29 Nisan 2013 Pazartesi

Minibüs

        Hava oldukça soğuktu. Üşüyordum üşümesine de hiç canım içeri girmek istemiyordu. Hem nasılsa dayanma gücümün sonuna gelmiştim, birazdan pes edip içeri girmek isteyecektim. Ben aklımdan bunları geçirir bir yandan da onunla muhabbet ederken telefonu çaldı. Telefonunu o kadar sıcak bir biçimde açtı ki kim olduğunu oldukça merak ettim. Neşeli neşeli muhabbet ediyordu. Üşüdüğümü fark etmiş olmalı ki elimi cebine sokmamı işaret etti. Çok hoşuma gitti bu teklif, ikiletmedim. Elimi cebine sokmamla "Can, bu ne!?" diye sormam bir oldu. Şaşkınlığı görülmeye değerdi. O kadar komikti ki ben aklından cebinden çıkıp da onu utandırma olasılığı olan binbir farklı şeyin geçtiğini  çok açık bir şekilde gördüm.

        Ben içine yeni soktuğum elimi cebinden çıkarıp da elimdeki çay kaşığını gösterince ikimiz de gülmeye başladık. Tabi gülme krizimize tanık olan telefondaki kişi merak etti neden güldüğümüzü. Can ikimize birden 24 saat açık olan kütüphanede ders çalışırken yanına bir termos alınca, şekeri karıştırmak için de çay kaşığına ihtiyaç duyduğunu, sonra da kaşığı cebine atıp unuttuğunu anlatırken de gülmeye devam ettik. Sonunda telefondaki kişiye vedasını etti, bu arada ben de onun bir abisi olduğunu öğrendim. Konuştuğu kişi askerdeki abisiydi. Ben bir abisi olduğunu elbette önceki araştırmalarımdan biliyordum. Can (ve abisi) ile aynı lisede okuyan kuzenime sınıf arkadaşım(!) olan Can'ı sorduğumda Can'ı pek tanımadığını ama abisi Alper ile aynı sınıfta olduklarını, onu tanıdığını söylediğinden beri kendisinden haberdardım.
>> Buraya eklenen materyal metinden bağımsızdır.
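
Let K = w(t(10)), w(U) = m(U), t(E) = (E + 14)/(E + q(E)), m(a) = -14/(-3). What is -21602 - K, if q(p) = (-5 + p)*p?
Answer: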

        Can telefonu kapattıktan kısa bir süre sonra, beraber hala cebinden çıkan kaşığa gülerken biz daha dışarı çıkmadan önce yemek yemeğe gitmiş olan Beril ve Eren kapıda belirdi. Hep beraber masaya döndük. Kısa bir süre sonra Duygu ve Mine bize veda etti, Sedef ise oldukça sarhoş vaziyette dans etmeye devam ediyordu... Onlar ayaklanınca biz de (Beril ve ben demek oluyor bu biz) Ankaranın Dikmenine çıkmamız gerektiğini hatırlayıp toparlanmaya başladık. Sedef için endişelenen Can onu eve bırakmaktan bahsederken (Sedefin evi Canın evinin yolunun üzerindeydi) Beril ortaya dünyanın en güzel fikrini attı!

        "Saat daha erken ama Dikmene giden son minibüs kalkmak üzere, bizim salonumuzda da dört kanepe, diğer odalarda ise ikisi iki kişilik olmak üzere üç yatak var, bence hep birlikte bize gitmeliyiz!" 

        Tabi Eren durur mu teklifi ikiletmeden kabul etti. Bunu Berili daha(!) yakından tanımanın fırsatı olarak görüyordu belli ki. Ama Can yok ben eve gideyim dedi. Şöyleydi böyleydi, bizim ev Sedefin evi derken sonuç olarak Can'ı ikna ettik ama sarhoş ve bir o kadar inatçı Sedef kesinlikle gelmeyi kabul etmiyor, kedisini bahane ediyordu. En sonunda eve giderken ve kapıdan içeri gider gitmez bize mesaj atması şartıyla Sedefi evine gönderdik, biz (bu sefer Beril, ben, Eren ve Candan olan biz) Güvenparkın minibüs durağına doğru sessiz sessiz yürüdük.